No primeiro leilão do governo de Luiz Inácio Lula da Silva (PT), o aeroporto de São Gonçalo do Amarante, em Natal, no Rio Grande do Norte, foi arrematado por R$ 320 milhões — um ágio de 41% se considerado o lance mínimo de R$ 226,9 milhões.
Quem ganhou o direito de operar o terminal pelos próximos 30 anos foi a Zurich Airport International AG, que também já atua em cidades como Florianópolis (SC), Macaé (RJ) e Vitória (ES).
O leilão da Agência Nacional de Aviação Civil (Anac) foi realizado na sede da bolsa brasileira, a B3, em São Paulo, e também marca a primeira relicitação feita no Brasil.

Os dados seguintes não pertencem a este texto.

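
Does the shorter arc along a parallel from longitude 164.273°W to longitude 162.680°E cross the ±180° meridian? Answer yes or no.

Yes

Naïve |162.680 − -164.273| = 326.953° > 180°, so the shorter arc goes the other way round — across 180°.
Signed shortest Δλ = ((162.680 − -164.273 + 180) mod 360) − 180 = -33.047°.
Going west by 33.047° from -164.273° passes through 180° before reaching +162.680°.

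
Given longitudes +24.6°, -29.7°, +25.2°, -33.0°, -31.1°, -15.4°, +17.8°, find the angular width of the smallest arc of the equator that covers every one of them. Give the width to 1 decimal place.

58.2°

Sort the longitudes: -33.0°, -31.1°, -29.7°, -15.4°, +17.8°, +24.6°, +25.2°.
Eastward gaps between consecutive values (wrapping around): 1.9°, 1.4°, 14.3°, 33.2°, 6.8°, 0.6°, 301.8°.
Largest gap = 301.8° ⇒ minimal covering band is its complement: 360° − 301.8° = 58.2°.
Band runs from -33.0° eastward to +25.2°.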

O aeroporto de Natal foi o primeiro terminal privatizado do Brasil, ainda em 2011, mas começou a operar somente em 2014. Ele foi devolvido ao poder público seis anos depois, em 2020.
A disputa ocorreu entre a NK 230 Empreendimentos e Participações SA, que tem a XP Investimentos entre seus sócios, e a vencedora, num total de 26 propostas.
Segundo analistas do mercado, o leilão desta sexta-feira (19) é um termômetro importante, já que outros ativos semelhantes devem ser devolvidos à União e relicitados nos próximos anos, como os aeroportos do Galeão, no Rio de Janeiro, e de Viracopos, em Campinas (São Paulo). Assim, acompanhar o apetite pelo certame de Natal pode ajudar as concessionárias que estiveram de olho em dois dos maiores terminais do país.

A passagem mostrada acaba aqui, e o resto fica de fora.